Recent Updates in Relapsed or Refractory Multiple Myeloma - Episode 1

Risk of Myeloma Relapse After Frontline Therapy


Myeloma experts, Drs James Hoffman and Joshua Richter, discuss the factors that increase a patient’s risk of relapse after frontline treatment for multiple myeloma.

James Hoffman, MD: My name is James Hoffman, and I’m assistant professor of clinical medicine at the Sylvester Cancer Center at the University of Miami, Florida, and my clinical and research focus is on plasma cell diseases, such as multiple myeloma and amyloidosis.

Joshua Richter, MD: My name is Dr Joshua Richter. I’m an assistant professor of medicine at the Tisch Cancer Institute, Icahn School of Medicine at Mount Sinai in New York, New York, and the director of myeloma at the Blavatnik Family Chelsea Medical Center at Mount Sinai. And just like Dr Hoffman, my research and clinical focus is on plasma cell dyscrasias, mostly in multiple myeloma.

James Hoffman, MD: The two of us are going to be discussing relapsed/refractory multiple myeloma today, and to get us started, Dr Richter, when it comes to predicting patients’ risk of relapse after initial therapy, what factors or variables do you focus on in terms of making that prediction?

Joshua Richter, MD: One of the things we classically look at is cytogenetic risk factors, looking for high-risk cytogenetic or FISH [fluorescence in situ hybridization] lesions like 17p deletions, 1q additions, and then a number of other presenting factors, such as extramedullary disease or initial presentation with renal dysfunction. We all note that even patients who present with renal dysfunction that gets better quickly, we get a flavor that their myeloma can affect their kidneys and has the potential to be more aggressive down the line. Those are some of the main areas I look for. Anything else?

James Hoffman, MD: I agree completely: aggressiveness of presentation, initial genetics, and the pattern of their initial presentation, whether it was an aggressive presentation or more subtle. Yes, I agree completely with that approach.

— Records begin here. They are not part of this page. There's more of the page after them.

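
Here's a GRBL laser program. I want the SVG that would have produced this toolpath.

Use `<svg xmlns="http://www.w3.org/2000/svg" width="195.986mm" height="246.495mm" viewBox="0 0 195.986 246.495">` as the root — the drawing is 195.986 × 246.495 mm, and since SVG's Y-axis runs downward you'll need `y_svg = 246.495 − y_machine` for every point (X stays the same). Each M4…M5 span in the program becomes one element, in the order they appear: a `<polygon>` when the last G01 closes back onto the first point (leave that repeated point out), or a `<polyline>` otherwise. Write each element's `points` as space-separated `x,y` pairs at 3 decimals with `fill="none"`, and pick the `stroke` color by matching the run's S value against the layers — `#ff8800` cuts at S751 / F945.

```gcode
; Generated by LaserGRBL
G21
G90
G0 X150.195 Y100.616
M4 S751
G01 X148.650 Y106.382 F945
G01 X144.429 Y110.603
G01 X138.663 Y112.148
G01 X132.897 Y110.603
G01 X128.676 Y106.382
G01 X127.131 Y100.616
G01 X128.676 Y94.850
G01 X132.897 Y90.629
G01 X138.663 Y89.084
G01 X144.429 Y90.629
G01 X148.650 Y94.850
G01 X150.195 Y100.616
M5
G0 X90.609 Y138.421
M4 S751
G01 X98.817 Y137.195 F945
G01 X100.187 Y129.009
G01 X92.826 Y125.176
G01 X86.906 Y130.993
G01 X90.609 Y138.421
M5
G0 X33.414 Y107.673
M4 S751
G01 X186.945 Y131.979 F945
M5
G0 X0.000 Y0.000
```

Machine Y-up, SVG Y-down with viewBox height 246.495, so y_svg = 246.495 − y_machine; X carries over. Every run uses S751, so all elements get stroke `#ff8800` (cut).

Run 1: The run returns to its start, so emit a `<polygon>` with points (Y-flipped): 150.195,145.879 148.650,140.113 144.429,135.892 138.663,134.347 132.897,135.892 128.676,140.113 127.131,145.879 128.676,151.645 132.897,155.866 138.663,157.411 144.429,155.866 148.650,151.645.

Run 2: The run returns to its start, so emit a `<polygon>` with points (Y-flipped): 90.609,108.074 98.817,109.300 100.187,117.486 92.826,121.319 86.906,115.502.

Run 3: The run is open, so emit a `<polyline>` with points (Y-flipped): 33.414,138.822 186.945,114.516.

<svg xmlns="http://www.w3.org/2000/svg" width="195.986mm" height="246.495mm" viewBox="0 0 195.986 246.495">
  <polygon points="150.195,145.879 148.650,140.113 144.429,135.892 138.663,134.347 132.897,135.892 128.676,140.113 127.131,145.879 128.676,151.645 132.897,155.866 138.663,157.411 144.429,155.866 148.650,151.645" fill="none" stroke="#ff8800"/>
  <polygon points="90.609,108.074 98.817,109.300 100.187,117.486 92.826,121.319 86.906,115.502" fill="none" stroke="#ff8800"/>
  <polyline points="33.414,138.822 186.945,114.516" fill="none" stroke="#ff8800"/>
</svg>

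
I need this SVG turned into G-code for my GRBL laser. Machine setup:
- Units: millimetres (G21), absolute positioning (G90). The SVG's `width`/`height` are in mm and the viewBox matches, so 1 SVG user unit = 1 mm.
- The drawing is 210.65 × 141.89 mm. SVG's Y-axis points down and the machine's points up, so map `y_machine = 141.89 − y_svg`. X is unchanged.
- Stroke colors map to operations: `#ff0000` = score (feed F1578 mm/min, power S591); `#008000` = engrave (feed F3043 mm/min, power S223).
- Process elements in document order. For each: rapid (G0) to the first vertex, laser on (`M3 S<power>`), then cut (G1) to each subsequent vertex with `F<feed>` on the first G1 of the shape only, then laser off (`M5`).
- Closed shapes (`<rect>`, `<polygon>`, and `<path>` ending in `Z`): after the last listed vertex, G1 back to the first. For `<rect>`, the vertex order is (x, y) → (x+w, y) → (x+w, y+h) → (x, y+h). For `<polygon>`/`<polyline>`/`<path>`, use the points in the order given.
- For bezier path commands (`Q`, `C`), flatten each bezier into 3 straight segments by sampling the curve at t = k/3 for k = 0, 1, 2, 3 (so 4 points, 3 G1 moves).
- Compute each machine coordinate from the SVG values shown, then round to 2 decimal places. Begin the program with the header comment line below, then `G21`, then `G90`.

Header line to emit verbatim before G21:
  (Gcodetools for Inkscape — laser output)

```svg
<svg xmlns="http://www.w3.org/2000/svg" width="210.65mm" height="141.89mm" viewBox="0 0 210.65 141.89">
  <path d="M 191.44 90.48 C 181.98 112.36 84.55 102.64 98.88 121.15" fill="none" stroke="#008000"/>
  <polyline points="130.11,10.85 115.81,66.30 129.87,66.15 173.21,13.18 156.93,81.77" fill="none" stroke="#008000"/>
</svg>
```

viewBox `0 0 210.65 141.89` with mm width/height → 1 unit = 1 mm. Flip: y_m = 141.89 − y_svg.

**Shape 1** — `<path>` cubic bezier, stroke `#008000` → engrave (S223, F3043). Control points (SVG): P0=(191.44,90.48), P1=(181.98,112.36), P2=(84.55,102.64), P3=(98.88,121.15); sampled at t=k/3. Machine vertices: (191.44,51.41) → (160.05,37.85) → (114.41,32.06) → (98.88,20.74). Open path.

**Shape 2** — `<polyline>` open polyline, stroke `#008000` → engrave (S223, F3043). Machine vertices: (130.11,131.04) → (115.81,75.59) → (129.87,75.74) → (173.21,128.71) → (156.93,60.12). Open path.

(Gcodetools for Inkscape — laser output)
G21
G90
G0 X191.44 Y51.41
M3 S223
G1 X160.05 Y37.85 F3043
G1 X114.41 Y32.06
G1 X98.88 Y20.74
M5
G0 X130.11 Y131.04
M3 S223
G1 X115.81 Y75.59 F3043
G1 X129.87 Y75.74
G1 X173.21 Y128.71
G1 X156.93 Y60.12
M5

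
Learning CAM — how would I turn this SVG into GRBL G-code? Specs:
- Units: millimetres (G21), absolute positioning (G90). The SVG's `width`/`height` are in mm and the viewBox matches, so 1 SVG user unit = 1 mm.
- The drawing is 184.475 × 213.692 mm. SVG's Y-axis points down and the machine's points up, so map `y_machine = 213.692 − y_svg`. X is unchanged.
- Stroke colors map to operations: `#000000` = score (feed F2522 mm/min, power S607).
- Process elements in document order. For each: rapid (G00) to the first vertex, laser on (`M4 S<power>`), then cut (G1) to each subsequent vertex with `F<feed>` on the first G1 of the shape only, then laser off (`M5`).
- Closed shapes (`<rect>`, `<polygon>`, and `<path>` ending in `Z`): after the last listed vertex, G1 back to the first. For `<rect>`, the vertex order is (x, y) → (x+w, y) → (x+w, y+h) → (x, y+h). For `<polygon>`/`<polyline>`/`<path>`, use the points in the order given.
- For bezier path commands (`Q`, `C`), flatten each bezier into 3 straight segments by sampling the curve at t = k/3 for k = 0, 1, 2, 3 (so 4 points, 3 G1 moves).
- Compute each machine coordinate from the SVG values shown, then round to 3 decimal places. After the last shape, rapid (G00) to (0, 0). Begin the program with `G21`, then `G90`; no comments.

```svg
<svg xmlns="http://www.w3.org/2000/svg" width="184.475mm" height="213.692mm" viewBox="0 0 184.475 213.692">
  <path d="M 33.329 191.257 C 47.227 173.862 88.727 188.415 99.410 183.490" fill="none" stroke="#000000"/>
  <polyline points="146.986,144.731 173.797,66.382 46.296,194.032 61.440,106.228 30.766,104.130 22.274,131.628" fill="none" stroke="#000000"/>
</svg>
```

1 u = 1 mm; y_m = 213.692 − y.

[1] `<path>` cubic bezier, #000000→score S607 F2522: (33.329,22.435) → (54.264,31.085) → (80.618,29.865) → (99.410,30.202)

[2] `<polyline>` open polyline, #000000→score S607 F2522: (146.986,68.961) → (173.797,147.310) → (46.296,19.660) → (61.440,107.464) → (30.766,109.562) → (22.274,82.064)

G21
G90
G00 X33.329 Y22.435
M4 S607
G1 X54.264 Y31.085 F2522
G1 X80.618 Y29.865
G1 X99.410 Y30.202
M5
G00 X146.986 Y68.961
M4 S607
G1 X173.797 Y147.310 F2522
G1 X46.296 Y19.660
G1 X61.440 Y107.464
G1 X30.766 Y109.562
G1 X22.274 Y82.064
M5
G00 X0.000 Y0.000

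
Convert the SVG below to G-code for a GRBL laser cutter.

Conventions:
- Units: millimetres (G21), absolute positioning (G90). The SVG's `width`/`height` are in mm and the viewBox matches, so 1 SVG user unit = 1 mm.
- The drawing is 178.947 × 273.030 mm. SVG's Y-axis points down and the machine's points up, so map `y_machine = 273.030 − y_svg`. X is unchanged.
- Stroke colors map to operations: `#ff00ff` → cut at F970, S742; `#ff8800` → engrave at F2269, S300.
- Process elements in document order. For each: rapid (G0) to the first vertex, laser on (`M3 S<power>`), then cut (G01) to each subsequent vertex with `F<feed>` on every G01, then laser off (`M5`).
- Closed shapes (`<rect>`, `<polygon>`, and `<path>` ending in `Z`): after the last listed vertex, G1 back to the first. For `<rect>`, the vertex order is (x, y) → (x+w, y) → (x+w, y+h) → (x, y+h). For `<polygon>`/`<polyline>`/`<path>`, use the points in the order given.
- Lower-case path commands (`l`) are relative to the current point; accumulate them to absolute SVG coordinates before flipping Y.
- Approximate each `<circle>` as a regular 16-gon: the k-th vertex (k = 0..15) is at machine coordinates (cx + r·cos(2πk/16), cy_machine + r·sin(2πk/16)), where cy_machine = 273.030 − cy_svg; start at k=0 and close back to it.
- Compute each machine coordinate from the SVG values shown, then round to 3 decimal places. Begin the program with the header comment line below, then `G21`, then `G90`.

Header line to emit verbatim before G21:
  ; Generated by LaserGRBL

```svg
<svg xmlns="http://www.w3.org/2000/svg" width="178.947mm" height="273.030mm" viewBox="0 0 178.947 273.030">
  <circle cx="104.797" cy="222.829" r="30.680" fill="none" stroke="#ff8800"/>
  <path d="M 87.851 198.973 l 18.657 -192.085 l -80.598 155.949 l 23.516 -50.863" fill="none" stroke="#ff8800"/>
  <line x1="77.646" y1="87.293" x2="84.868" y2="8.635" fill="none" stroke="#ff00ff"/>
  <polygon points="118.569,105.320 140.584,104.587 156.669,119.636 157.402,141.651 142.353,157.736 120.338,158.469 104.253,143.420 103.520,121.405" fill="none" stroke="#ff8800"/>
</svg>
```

viewBox `0 0 178.947 273.030` with mm width/height → 1 unit = 1 mm. Flip: y_m = 273.030 − y_svg.

**Shape 1** — `<circle>` circle, stroke `#ff8800` → engrave (S300, F2269). Machine vertices: (135.477,50.201) → (133.142,61.942) → (126.491,71.895) → (116.538,78.546) → (104.797,80.881) → (93.056,78.546) → (83.103,71.895) → (76.452,61.942) → (74.117,50.201) → (76.452,38.460) → (83.103,28.507) → (93.056,21.856) → (104.797,19.521) → (116.538,21.856) → (126.491,28.507) → (133.142,38.460) → (135.477,50.201). Closed: final G1 returns to the first vertex.

**Shape 2** — `<path>` open polyline, stroke `#ff8800` → engrave (S300, F2269). Machine vertices: (87.851,74.057) → (106.508,266.142) → (25.910,110.193) → (49.426,161.056). Open path.

**Shape 3** — `<line>` line segment, stroke `#ff00ff` → cut (S742, F970). Machine vertices: (77.646,185.737) → (84.868,264.395). Open path.

**Shape 4** — `<polygon>` regular polygon, stroke `#ff8800` → engrave (S300, F2269). Machine vertices: (118.569,167.710) → (140.584,168.443) → (156.669,153.394) → (157.402,131.379) → (142.353,115.294) → (120.338,114.561) → (104.253,129.610) → (103.520,151.625) → (118.569,167.710). Closed: final G1 returns to the first vertex.

; Generated by LaserGRBL
G21
G90
G0 X135.477 Y50.201
M3 S300
G01 X133.142 Y61.942 F2269
G01 X126.491 Y71.895 F2269
G01 X116.538 Y78.546 F2269
G01 X104.797 Y80.881 F2269
G01 X93.056 Y78.546 F2269
G01 X83.103 Y71.895 F2269
G01 X76.452 Y61.942 F2269
G01 X74.117 Y50.201 F2269
G01 X76.452 Y38.460 F2269
G01 X83.103 Y28.507 F2269
G01 X93.056 Y21.856 F2269
G01 X104.797 Y19.521 F2269
G01 X116.538 Y21.856 F2269
G01 X126.491 Y28.507 F2269
G01 X133.142 Y38.460 F2269
G01 X135.477 Y50.201 F2269
M5
G0 X87.851 Y74.057
M3 S300
G01 X106.508 Y266.142 F2269
G01 X25.910 Y110.193 F2269
G01 X49.426 Y161.056 F2269
M5
G0 X77.646 Y185.737
M3 S742
G01 X84.868 Y264.395 F970
M5
G0 X118.569 Y167.710
M3 S300
G01 X140.584 Y168.443 F2269
G01 X156.669 Y153.394 F2269
G01 X157.402 Y131.379 F2269
G01 X142.353 Y115.294 F2269
G01 X120.338 Y114.561 F2269
G01 X104.253 Y129.610 F2269
G01 X103.520 Y151.625 F2269
G01 X118.569 Y167.710 F2269
M5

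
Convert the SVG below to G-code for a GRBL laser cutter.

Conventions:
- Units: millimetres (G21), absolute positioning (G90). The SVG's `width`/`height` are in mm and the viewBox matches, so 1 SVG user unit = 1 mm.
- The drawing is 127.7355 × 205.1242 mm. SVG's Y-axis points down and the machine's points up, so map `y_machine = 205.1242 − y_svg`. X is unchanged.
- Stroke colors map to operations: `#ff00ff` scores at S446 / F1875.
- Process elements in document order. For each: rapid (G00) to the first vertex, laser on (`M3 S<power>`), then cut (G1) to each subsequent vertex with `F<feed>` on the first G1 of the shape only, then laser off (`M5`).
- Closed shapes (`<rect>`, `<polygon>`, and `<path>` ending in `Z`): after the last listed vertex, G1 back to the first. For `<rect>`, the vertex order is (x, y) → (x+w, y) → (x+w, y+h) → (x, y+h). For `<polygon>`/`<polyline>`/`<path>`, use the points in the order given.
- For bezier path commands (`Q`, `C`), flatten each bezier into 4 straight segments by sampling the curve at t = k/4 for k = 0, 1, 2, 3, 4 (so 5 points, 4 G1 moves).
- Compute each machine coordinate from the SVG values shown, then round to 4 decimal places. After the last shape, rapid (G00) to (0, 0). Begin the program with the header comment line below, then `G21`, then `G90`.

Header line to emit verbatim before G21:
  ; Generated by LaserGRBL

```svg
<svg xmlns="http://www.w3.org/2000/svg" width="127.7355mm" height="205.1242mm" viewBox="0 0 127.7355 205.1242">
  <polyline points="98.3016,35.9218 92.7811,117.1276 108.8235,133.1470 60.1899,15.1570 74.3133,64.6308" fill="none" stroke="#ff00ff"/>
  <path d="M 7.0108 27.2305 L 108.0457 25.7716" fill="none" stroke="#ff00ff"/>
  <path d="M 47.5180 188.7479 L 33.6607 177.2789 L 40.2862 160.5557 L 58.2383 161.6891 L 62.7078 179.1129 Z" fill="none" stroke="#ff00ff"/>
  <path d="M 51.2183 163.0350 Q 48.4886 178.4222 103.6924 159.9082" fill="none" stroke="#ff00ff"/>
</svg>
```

Since the viewBox matches the mm dimensions, user units are millimetres directly. The only transform is the Y-flip y_m = 205.1242 − y_svg.

Shape 1 is a open polyline drawn with `<polyline>`. Its stroke #ff00ff means score at S446, F1875. After flipping Y the toolpath is (98.3016,169.2024) → (92.7811,87.9966) → (108.8235,71.9772) → (60.1899,189.9672) → (74.3133,140.4934).

Shape 2 is a line segment drawn with `<path>`. Its stroke #ff00ff means score at S446, F1875. After flipping Y the toolpath is (7.0108,177.8937) → (108.0457,179.3526).

Shape 3 is a regular polygon drawn with `<path>`. Its stroke #ff00ff means score at S446, F1875. After flipping Y the toolpath is (47.5180,16.3763) → (33.6607,27.8453) → (40.2862,44.5685) → (58.2383,43.4351) → (62.7078,26.0113) → (47.5180,16.3763), returning to the start.

Shape 4 is a quadratic bezier drawn with `<path>`. Its stroke #ff00ff means score at S446, F1875. After flipping Y the toolpath is (51.2183,42.0892) → (53.4743,36.5144) → (62.9720,35.1773) → (79.7113,38.0778) → (103.6924,45.2160).

; Generated by LaserGRBL
G21
G90
G00 X98.3016 Y169.2024
M3 S446
G1 X92.7811 Y87.9966 F1875
G1 X108.8235 Y71.9772
G1 X60.1899 Y189.9672
G1 X74.3133 Y140.4934
M5
G00 X7.0108 Y177.8937
M3 S446
G1 X108.0457 Y179.3526 F1875
M5
G00 X47.5180 Y16.3763
M3 S446
G1 X33.6607 Y27.8453 F1875
G1 X40.2862 Y44.5685
G1 X58.2383 Y43.4351
G1 X62.7078 Y26.0113
G1 X47.5180 Y16.3763
M5
G00 X51.2183 Y42.0892
M3 S446
G1 X53.4743 Y36.5144 F1875
G1 X62.9720 Y35.1773
G1 X79.7113 Y38.0778
G1 X103.6924 Y45.2160
M5
G00 X0.0000 Y0.0000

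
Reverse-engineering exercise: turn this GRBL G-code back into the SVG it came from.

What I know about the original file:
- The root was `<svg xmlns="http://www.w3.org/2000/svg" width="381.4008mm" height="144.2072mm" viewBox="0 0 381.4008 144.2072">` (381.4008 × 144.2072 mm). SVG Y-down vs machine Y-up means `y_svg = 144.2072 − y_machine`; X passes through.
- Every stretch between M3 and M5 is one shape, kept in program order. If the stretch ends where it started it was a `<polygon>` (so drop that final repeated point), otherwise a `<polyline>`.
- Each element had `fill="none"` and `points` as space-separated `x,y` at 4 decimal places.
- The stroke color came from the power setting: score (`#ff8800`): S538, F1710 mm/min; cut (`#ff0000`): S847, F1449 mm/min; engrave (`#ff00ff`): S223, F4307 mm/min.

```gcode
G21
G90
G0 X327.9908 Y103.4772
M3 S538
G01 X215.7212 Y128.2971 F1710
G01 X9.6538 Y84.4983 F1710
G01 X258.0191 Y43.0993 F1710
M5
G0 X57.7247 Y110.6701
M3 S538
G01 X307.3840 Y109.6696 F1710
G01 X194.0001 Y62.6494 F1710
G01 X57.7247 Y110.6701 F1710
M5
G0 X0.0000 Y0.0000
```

<svg xmlns="http://www.w3.org/2000/svg" width="381.4008mm" height="144.2072mm" viewBox="0 0 381.4008 144.2072">
  <polyline points="327.9908,40.7300 215.7212,15.9101 9.6538,59.7089 258.0191,101.1079" fill="none" stroke="#ff8800"/>
  <polygon points="57.7247,33.5371 307.3840,34.5376 194.0001,81.5578" fill="none" stroke="#ff8800"/>
</svg>

Each laser-on run becomes one SVG element. Flip Y back into SVG space with y_svg = 144.2072 − y_machine. Every run uses S538, so all elements get stroke `#ff8800` (score).

Run 1: The run is open, so emit a `<polyline>` with points (Y-flipped): 327.9908,40.7300 215.7212,15.9101 9.6538,59.7089 258.0191,101.1079.

Run 2: The run returns to its start, so emit a `<polygon>` with points (Y-flipped): 57.7247,33.5371 307.3840,34.5376 194.0001,81.5578.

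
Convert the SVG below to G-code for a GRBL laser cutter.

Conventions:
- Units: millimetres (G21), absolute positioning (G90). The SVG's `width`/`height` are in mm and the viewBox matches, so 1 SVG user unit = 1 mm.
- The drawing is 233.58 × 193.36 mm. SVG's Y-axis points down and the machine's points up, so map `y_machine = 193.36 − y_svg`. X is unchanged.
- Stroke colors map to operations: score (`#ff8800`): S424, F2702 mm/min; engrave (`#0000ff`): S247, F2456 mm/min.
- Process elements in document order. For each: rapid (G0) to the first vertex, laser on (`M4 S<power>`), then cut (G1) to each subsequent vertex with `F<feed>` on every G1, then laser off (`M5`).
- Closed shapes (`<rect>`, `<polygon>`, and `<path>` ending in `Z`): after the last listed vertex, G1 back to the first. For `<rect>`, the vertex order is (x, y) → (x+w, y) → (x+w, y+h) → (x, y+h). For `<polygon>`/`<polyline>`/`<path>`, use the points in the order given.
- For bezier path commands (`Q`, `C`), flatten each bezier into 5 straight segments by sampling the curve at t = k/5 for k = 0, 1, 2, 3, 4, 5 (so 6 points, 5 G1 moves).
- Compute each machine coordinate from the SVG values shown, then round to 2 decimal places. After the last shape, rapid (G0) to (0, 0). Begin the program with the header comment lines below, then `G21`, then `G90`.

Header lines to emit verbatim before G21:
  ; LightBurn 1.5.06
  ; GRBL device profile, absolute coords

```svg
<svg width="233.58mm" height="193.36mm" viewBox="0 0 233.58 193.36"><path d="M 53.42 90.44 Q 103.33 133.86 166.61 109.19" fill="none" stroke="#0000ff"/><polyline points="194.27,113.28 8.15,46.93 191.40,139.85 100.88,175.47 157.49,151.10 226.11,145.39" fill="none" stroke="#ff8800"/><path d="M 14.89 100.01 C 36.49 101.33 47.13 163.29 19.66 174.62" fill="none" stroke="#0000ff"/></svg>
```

1 u = 1 mm; y_m = 193.36 − y.

[1] `<path>` quadratic bezier, #0000ff→engrave S247 F2456: (53.42,102.92) → (73.92,88.28) → (95.49,79.08) → (118.13,75.33) → (141.83,77.03) → (166.61,84.17)

[2] `<polyline>` open polyline, #ff8800→score S424 F2702: (194.27,80.08) → (8.15,146.43) → (191.40,53.51) → (100.88,17.89) → (157.49,42.26) → (226.11,47.97)

[3] `<path>` cubic bezier, #0000ff→engrave S247 F2456: (14.89,93.35) → (26.32,86.17) → (33.81,69.78) → (36.07,49.52) → (31.79,30.72) → (19.66,18.74)

; LightBurn 1.5.06
; GRBL device profile, absolute coords
G21
G90
G0 X53.42 Y102.92
M4 S247
G1 X73.92 Y88.28 F2456
G1 X95.49 Y79.08 F2456
G1 X118.13 Y75.33 F2456
G1 X141.83 Y77.03 F2456
G1 X166.61 Y84.17 F2456
M5
G0 X194.27 Y80.08
M4 S424
G1 X8.15 Y146.43 F2702
G1 X191.40 Y53.51 F2702
G1 X100.88 Y17.89 F2702
G1 X157.49 Y42.26 F2702
G1 X226.11 Y47.97 F2702
M5
G0 X14.89 Y93.35
M4 S247
G1 X26.32 Y86.17 F2456
G1 X33.81 Y69.78 F2456
G1 X36.07 Y49.52 F2456
G1 X31.79 Y30.72 F2456
G1 X19.66 Y18.74 F2456
M5
G0 X0.00 Y0.00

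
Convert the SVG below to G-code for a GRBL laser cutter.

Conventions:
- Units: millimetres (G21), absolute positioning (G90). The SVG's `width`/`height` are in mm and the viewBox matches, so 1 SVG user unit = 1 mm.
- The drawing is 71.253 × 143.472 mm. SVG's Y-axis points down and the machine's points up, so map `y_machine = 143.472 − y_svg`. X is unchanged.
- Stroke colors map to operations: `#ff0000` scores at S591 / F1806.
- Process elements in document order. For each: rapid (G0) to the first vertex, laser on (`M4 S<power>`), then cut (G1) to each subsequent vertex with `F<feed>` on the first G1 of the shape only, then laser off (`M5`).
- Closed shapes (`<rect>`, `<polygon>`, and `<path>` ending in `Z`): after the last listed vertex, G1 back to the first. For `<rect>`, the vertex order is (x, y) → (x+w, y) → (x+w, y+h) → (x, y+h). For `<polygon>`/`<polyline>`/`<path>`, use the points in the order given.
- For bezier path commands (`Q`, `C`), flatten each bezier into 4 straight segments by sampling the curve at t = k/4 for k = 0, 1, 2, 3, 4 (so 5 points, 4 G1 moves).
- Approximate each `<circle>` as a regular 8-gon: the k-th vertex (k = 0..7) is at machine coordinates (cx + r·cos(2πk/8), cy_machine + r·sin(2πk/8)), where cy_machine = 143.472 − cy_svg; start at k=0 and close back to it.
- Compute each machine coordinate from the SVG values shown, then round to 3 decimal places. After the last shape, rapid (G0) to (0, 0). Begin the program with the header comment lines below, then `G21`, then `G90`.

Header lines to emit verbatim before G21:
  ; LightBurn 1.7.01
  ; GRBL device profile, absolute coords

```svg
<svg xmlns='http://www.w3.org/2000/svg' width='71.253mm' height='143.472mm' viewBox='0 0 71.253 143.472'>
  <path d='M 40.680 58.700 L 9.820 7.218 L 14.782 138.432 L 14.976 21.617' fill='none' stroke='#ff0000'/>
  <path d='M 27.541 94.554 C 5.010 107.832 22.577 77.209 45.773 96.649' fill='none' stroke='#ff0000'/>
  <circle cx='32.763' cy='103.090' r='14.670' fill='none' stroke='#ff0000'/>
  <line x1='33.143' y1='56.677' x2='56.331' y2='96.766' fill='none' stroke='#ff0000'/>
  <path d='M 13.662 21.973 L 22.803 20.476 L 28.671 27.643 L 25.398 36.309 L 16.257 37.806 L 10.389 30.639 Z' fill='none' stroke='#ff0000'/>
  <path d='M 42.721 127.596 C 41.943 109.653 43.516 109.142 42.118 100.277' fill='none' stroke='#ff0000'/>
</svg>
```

; LightBurn 1.7.01
; GRBL device profile, absolute coords
G21
G90
G0 X40.680 Y84.772
M4 S591
G1 X9.820 Y136.254 F1806
G1 X14.782 Y5.040
G1 X14.976 Y121.855
M5
G0 X27.541 Y48.918
M4 S591
G1 X17.623 Y45.723 F1806
G1 X19.509 Y50.181
G1 X29.970 Y53.484
G1 X45.773 Y46.823
M5
G0 X47.433 Y40.382
M4 S591
G1 X43.136 Y50.755 F1806
G1 X32.763 Y55.052
G1 X22.390 Y50.755
G1 X18.093 Y40.382
G1 X22.390 Y30.009
G1 X32.763 Y25.712
G1 X43.136 Y30.009
G1 X47.433 Y40.382
M5
G0 X33.143 Y86.795
M4 S591
G1 X56.331 Y46.706 F1806
M5
G0 X13.662 Y121.499
M4 S591
G1 X22.803 Y122.996 F1806
G1 X28.671 Y115.829
G1 X25.398 Y107.163
G1 X16.257 Y105.666
G1 X10.389 Y112.833
G1 X13.662 Y121.499
M5
G0 X42.721 Y15.876
M4 S591
G1 X42.495 Y26.468 F1806
G1 X42.652 Y32.940
G1 X42.693 Y37.710
G1 X42.118 Y43.195
M5
G0 X0.000 Y0.000

Since the viewBox matches the mm dimensions, user units are millimetres directly. The only transform is the Y-flip y_m = 143.472 − y_svg.

Shape 1 is a open polyline drawn with `<path>`. Its stroke #ff0000 means score at S591, F1806. After flipping Y the toolpath is (40.680,84.772) → (9.820,136.254) → (14.782,5.040) → (14.976,121.855).

Shape 2 is a cubic bezier drawn with `<path>`. Its stroke #ff0000 means score at S591, F1806. After flipping Y the toolpath is (27.541,48.918) → (17.623,45.723) → (19.509,50.181) → (29.970,53.484) → (45.773,46.823).

Shape 3 is a circle drawn with `<circle>`. Its stroke #ff0000 means score at S591, F1806. After flipping Y the toolpath is (47.433,40.382) → (43.136,50.755) → (32.763,55.052) → (22.390,50.755) → (18.093,40.382) → (22.390,30.009) → (32.763,25.712) → (43.136,30.009) → (47.433,40.382), returning to the start.

Shape 4 is a line segment drawn with `<line>`. Its stroke #ff0000 means score at S591, F1806. After flipping Y the toolpath is (33.143,86.795) → (56.331,46.706).

Shape 5 is a regular polygon drawn with `<path>`. Its stroke #ff0000 means score at S591, F1806. After flipping Y the toolpath is (13.662,121.499) → (22.803,122.996) → (28.671,115.829) → (25.398,107.163) → (16.257,105.666) → (10.389,112.833) → (13.662,121.499), returning to the start.

Shape 6 is a cubic bezier drawn with `<path>`. Its stroke #ff0000 means score at S591, F1806. After flipping Y the toolpath is (42.721,15.876) → (42.495,26.468) → (42.652,32.940) → (42.693,37.710) → (42.118,43.195).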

Joshua Richter, MD: Along those lines, throwing it back to you, once you are treating these patients initially, how do you monitor or how often do you monitor with blood work or imaging, and what’s your trigger to change therapy?

James Hoffman, MD: These are important questions, and obviously we individualize this for patients based on some of the factors we mentioned, such as what kind of risks they have. But I would say as kind of a standard, we check a full myeloma panel of blood work generally monthly. We don’t really need to check urine laboratory results all that often, so it’s primarily blood work. Certainly, if patients present with new symptoms despite blood work that looks reassuring, we will scan patients in those circumstances, looking for radiologic progression. Then in terms of when we initiate treatment, we all see some patients that can have slow serologic progression but don’t have any clinical progression, and some of those patients can be monitored for quite a bit before initiating therapy. For rapidly rising paraprotein or for any clinical relapse, we would always change therapy. What about you with the same question?

Joshua Richter, MD: I agree completely. It always amazes me how different patients can behave in terms of their relapse. We all follow the IMWG [International Myeloma Working Group] criteria for progressive disease, if the M [monoclonal] spike increases by an absolute of 0.5 g/dL in at least 25%, but exactly like you mentioned, we have people who go over a course of years, from 0.1 to 0.2 to 0.3 g/dL. I have a number of patients, as I’m sure you do, who have technically fit the criteria for progression, but they have no symptoms, the rate has been very slow, and we monitor them. One of the things that’s always in discussion with the IMWG is to include rate of progression or kinetics.

James Hoffman, MD: Perfect, yes, and some of those same rules probably apply to patients with smoldering myeloma who we’re monitoring and trying to figure out when to pull the trigger, and none of us can emphasize enough how individualized treatment approaches need to be for patients. They can be widely different.